LCB-FT, DDA, MiFID II, conformité ACPR. Les obligations de formation pèsent lourd sur les directions banque, et le e-learning seul ne suffit plus à maintenir l'attention. Le jeu de société sur mesure ne remplace pas le module réglementaire : il l'incarne, et change la performance d'ancrage. Voici comment, pour quels publics, et avec quelles précautions.

Un directeur de la conformité d'une banque mutualiste régionale nous a appelés l'an dernier avec une phrase qui résume tout : « Mes conseillers ont fait douze heures de e-learning LCB-FT cette année. Quand l'audit ACPR est passé, trois d'entre eux n'ont pas su décrire le tiers du risque sur un cas concret. Le module est validé, la connaissance ne l'est pas. » Cette situation n'est pas isolée. Elle est le symptôme silencieux d'une industrie de la formation conformité qui empile les obligations sans toujours traiter la question de l'ancrage.

Le sujet de cet article n'est pas de critiquer le e-learning — il reste irremplaçable pour la couverture normative et la traçabilité formelle. Le sujet est plus précis : comment un jeu de société sur mesure, fabriqué autour d'un référentiel réglementaire bancaire, complète le dispositif et résout précisément le problème que les directeurs conformité décrivent.

Le e-learning bancaire prouve que la formation a eu lieu. Le jeu de société prouve que le geste a été pratiqué. Ce sont deux niveaux de preuve, et l'audit terrain regarde de plus en plus le second.

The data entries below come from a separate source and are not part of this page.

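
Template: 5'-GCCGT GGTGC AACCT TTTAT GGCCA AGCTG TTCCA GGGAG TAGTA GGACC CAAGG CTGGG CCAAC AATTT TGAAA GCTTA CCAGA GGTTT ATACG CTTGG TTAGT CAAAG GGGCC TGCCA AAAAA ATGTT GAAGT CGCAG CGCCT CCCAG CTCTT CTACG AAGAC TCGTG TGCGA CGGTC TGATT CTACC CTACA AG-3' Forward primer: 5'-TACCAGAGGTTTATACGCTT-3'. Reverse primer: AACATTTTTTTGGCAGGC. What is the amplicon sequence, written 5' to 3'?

5'-TACCAGAGGTTTATACGCTTGGTTAGTCAAAGGGGCCTGCCAAAAAAATGTT-3'

The forward primer matches the template at positions 79–98.
Taking the reverse complement of AACATTTTTTTGGCAGGC gives GCCTGCCAAAAAAATGTT, found at positions 113–130 on the template; the primer anneals here to the top strand with its 3' end pointing upstream.
The product is the template from position 79 through 130 (52 bp).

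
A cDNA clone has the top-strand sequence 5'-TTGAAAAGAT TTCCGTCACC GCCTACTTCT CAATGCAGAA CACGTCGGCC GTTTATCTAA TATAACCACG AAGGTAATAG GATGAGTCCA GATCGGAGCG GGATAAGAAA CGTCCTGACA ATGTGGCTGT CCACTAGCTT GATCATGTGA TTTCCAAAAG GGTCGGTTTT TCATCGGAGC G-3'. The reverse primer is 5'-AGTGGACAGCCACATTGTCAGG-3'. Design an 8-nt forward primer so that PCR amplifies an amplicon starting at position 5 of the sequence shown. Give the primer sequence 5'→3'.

5'-AAAGATTT-3'

The reverse primer's reverse complement CCTGACAATGTGGCTGTCCACT matches the template at positions 114–135; the product starts at position 5.
The forward primer is identical to the top strand over positions 5–12: AAAGATTT.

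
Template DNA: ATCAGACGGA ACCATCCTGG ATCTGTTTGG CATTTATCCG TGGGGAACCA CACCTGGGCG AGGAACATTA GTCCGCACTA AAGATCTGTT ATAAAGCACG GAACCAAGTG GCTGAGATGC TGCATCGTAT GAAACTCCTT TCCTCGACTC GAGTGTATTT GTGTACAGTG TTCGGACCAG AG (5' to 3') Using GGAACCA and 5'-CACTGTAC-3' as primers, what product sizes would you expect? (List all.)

163 bp, 127 bp, 71 bp

The forward primer GGAACCA matches the top strand at positions 8–14, 44–50, 100–106.
The reverse primer's reverse complement is GTACAGTG, matching at positions 163–170.
Each forward site pairs with the reverse site to give a product ending at position 170: sizes 163, 127, 71 bp.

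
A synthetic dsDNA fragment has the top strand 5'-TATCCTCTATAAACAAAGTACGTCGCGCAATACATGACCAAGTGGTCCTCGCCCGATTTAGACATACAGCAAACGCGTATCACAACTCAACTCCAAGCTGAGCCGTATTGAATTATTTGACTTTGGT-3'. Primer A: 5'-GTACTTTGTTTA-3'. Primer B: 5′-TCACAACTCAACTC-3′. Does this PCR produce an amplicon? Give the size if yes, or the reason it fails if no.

Primer A (GTACTTTGTTTA) has reverse complement TAAACAAAGTAC, which matches the top strand at positions 10–21; primer A anneals to the top strand there with its 3' end pointing upstream toward position 10.
Primer B (TCACAACTCAACTC) matches the top strand directly at positions 80–93; it anneals to the bottom strand with its 3' end pointing downstream toward position 93.
The 3' ends diverge (primer A extends toward position 1, primer B toward position 127), so the primers never converge on a shared product.

No product — the primers' 3' ends point away from each other.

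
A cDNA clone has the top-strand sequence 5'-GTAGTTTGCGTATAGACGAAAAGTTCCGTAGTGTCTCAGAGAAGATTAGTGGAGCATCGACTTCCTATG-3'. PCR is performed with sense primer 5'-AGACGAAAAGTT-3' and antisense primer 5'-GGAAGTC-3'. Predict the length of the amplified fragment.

Forward primer AGACGAAAAGTT is found on the top strand at positions 14–25.
Reverse complement of the reverse primer: GACTTCC. This occurs on the top strand at positions 59–65.
The product runs from position 14 to position 65, so its length is 65 − 14 + 1 = 52 bp.

52 bp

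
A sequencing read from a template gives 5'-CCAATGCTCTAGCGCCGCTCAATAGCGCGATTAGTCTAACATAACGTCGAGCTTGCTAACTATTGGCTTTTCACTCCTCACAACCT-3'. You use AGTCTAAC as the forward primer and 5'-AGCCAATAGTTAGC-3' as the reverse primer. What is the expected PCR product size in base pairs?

The forward primer matches the template at positions 33–40.
The reverse primer's reverse complement is GCTAACTATTGGCT, which matches the template at positions 55–68.
Product length = (reverse-primer end) − (forward-primer start) + 1 = 68 − 33 + 1 = 36 bp.

36 bp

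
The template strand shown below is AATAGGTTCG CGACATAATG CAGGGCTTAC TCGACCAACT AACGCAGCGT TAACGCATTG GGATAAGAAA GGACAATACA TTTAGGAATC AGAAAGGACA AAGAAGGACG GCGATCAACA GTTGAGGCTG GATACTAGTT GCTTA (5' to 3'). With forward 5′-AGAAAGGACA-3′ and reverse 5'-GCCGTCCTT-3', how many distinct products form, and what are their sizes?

Two products: 47 bp, 22 bp

The forward primer AGAAAGGACA matches the top strand at positions 66–75, 91–100.
The reverse primer's reverse complement is AAGGACGGC, matching at positions 104–112.
Each forward site pairs with the reverse site to give a product ending at position 112: sizes 47, 22 bp.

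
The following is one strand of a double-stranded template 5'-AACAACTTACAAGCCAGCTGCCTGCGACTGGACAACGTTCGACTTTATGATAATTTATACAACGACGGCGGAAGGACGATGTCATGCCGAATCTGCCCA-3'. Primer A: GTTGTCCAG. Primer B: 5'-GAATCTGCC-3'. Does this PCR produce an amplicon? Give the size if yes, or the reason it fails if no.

Primer A (GTTGTCCAG) has reverse complement CTGGACAAC, which matches the top strand at positions 28–36; primer A anneals to the top strand there with its 3' end pointing upstream toward position 28.
Primer B (GAATCTGCC) matches the top strand directly at positions 89–97; it anneals to the bottom strand with its 3' end pointing downstream toward position 97.
The 3' ends diverge (primer A extends toward position 1, primer B toward position 99), so the primers never converge on a shared product.

No product — the primers' 3' ends point away from each other.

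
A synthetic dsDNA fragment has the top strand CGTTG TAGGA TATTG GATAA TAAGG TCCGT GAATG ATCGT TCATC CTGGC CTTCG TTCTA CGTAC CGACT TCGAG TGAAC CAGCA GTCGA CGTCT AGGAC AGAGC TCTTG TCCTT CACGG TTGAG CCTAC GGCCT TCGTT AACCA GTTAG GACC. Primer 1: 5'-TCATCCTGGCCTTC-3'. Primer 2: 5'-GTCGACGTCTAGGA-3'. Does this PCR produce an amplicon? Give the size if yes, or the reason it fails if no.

Primer 1 (TCATCCTGGCCTTC) matches the top strand at positions 41–54 (3' end points downstream).
Primer 2 (GTCGACGTCTAGGA) also matches the top strand directly, at positions 86–99 — its reverse complement TCCTAGACGTCGAC is not present.
Both primers anneal to the bottom strand with 3' ends pointing the same way, so neither can prime synthesis back toward the other.

No product — both primers anneal to the same strand and extend in the same direction.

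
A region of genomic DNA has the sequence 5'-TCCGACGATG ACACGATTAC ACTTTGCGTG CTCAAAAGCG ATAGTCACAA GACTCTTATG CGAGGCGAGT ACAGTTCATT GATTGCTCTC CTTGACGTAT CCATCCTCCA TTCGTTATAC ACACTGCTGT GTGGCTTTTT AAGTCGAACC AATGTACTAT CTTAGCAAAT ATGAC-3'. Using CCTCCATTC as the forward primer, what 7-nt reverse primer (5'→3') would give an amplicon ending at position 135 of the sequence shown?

5'-GCCACAC-3'

The forward primer binds at positions 105–113; the product's 3' end on the top strand is position 135.
The reverse primer anneals to the top strand over positions 129–135, i.e. to GTGTGGC.
Its sequence written 5'→3' is the reverse complement: GCCACAC.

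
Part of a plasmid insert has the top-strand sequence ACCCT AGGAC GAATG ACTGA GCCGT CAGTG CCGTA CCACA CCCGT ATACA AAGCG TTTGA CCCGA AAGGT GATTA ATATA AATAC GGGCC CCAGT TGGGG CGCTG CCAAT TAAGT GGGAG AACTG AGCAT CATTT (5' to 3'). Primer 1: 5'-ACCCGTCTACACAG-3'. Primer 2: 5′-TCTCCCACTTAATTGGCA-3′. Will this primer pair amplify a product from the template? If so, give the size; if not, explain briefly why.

No product — primer 1 has no binding site in the template.

Primer 1 (ACCCGTCTACACAG) does not match the top strand, and its reverse complement CTGTGTAGACGGGT does not match either.
With no annealing site for primer 1, no amplification occurs.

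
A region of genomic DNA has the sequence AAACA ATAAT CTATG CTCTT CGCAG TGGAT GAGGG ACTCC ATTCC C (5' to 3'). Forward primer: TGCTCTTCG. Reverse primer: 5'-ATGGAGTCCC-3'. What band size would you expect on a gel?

29 bp

Scanning the template, TGCTCTTCG occurs at positions 14–22; this primer anneals to the bottom strand there with its 3' end pointing downstream.
Taking the reverse complement of ATGGAGTCCC gives GGGACTCCAT, found at positions 33–42 on the template; the primer anneals here to the top strand with its 3' end pointing upstream.
Product length = (reverse-primer end) − (forward-primer start) + 1 = 42 − 14 + 1 = 29 bp.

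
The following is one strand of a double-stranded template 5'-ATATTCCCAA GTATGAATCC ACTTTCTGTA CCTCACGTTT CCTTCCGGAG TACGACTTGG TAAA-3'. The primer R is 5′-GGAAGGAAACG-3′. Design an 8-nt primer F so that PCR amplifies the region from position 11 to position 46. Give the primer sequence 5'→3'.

5'-GTATGAAT-3'

The reverse primer's reverse complement CGTTTCCTTCC matches the template at positions 36–46; the product starts at position 11.
The forward primer is identical to the top strand over positions 11–18: GTATGAAT.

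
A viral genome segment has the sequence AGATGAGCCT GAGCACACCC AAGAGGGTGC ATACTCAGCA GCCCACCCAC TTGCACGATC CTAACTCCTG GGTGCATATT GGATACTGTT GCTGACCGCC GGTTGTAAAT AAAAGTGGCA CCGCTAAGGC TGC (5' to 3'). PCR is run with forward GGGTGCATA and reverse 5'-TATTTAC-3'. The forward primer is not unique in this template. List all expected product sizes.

87 bp, 42 bp

The forward primer GGGTGCATA matches the top strand at positions 25–33, 70–78.
The reverse primer's reverse complement is GTAAATA, matching at positions 105–111.
Each forward site pairs with the reverse site to give a product ending at position 111: sizes 87, 42 bp.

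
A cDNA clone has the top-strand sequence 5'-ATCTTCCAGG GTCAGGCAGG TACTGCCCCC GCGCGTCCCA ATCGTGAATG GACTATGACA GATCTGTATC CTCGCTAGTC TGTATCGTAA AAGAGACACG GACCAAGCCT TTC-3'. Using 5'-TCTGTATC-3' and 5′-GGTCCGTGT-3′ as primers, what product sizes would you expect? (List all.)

The forward primer TCTGTATC matches the top strand at positions 63–70, 79–86.
The reverse primer's reverse complement is ACACGGACC, matching at positions 96–104.
Each forward site pairs with the reverse site to give a product ending at position 104: sizes 42, 26 bp.

42 bp, 26 bp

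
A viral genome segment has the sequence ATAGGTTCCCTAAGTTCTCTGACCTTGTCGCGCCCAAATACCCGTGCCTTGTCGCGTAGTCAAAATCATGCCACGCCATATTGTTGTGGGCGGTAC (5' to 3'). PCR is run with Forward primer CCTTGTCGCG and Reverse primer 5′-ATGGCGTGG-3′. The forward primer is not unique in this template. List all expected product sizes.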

Pourquoi la conformité bancaire est si dure à former classiquement

Trois facteurs s'additionnent. Le premier est l'épaisseur du corpus. Un conseiller bancaire détail doit aujourd'hui maîtriser la directive LCB-FT (lutte contre le blanchiment et le financement du terrorisme) et ses obligations de vigilance, la DDA (Directive sur la distribution d'assurances) qui structure les ventes d'assurance, MiFID II pour les instruments financiers, le RGPD pour la donnée client, et un empilement de procédures internes propres à l'établissement. Cumulés, ces référentiels représentent un volume d'information qu'aucun support seul ne peut faire ancrer durablement.

Le deuxième facteur est l'usure des modules e-learning. Lorsqu'un même collaborateur fait la même formation LCB-FT chaque année pendant huit ans, le cerveau finit par développer un réflexe de validation accéléré : cliquer sans lire, valider le quiz par élimination, retenir la procédure d'accès au certificat plutôt que le contenu. Ce phénomène, connu en sciences de l'apprentissage sous le nom d'extinction de l'attention, n'est pas une faute des apprenants — c'est une réaction normale à la répétition d'un format identique.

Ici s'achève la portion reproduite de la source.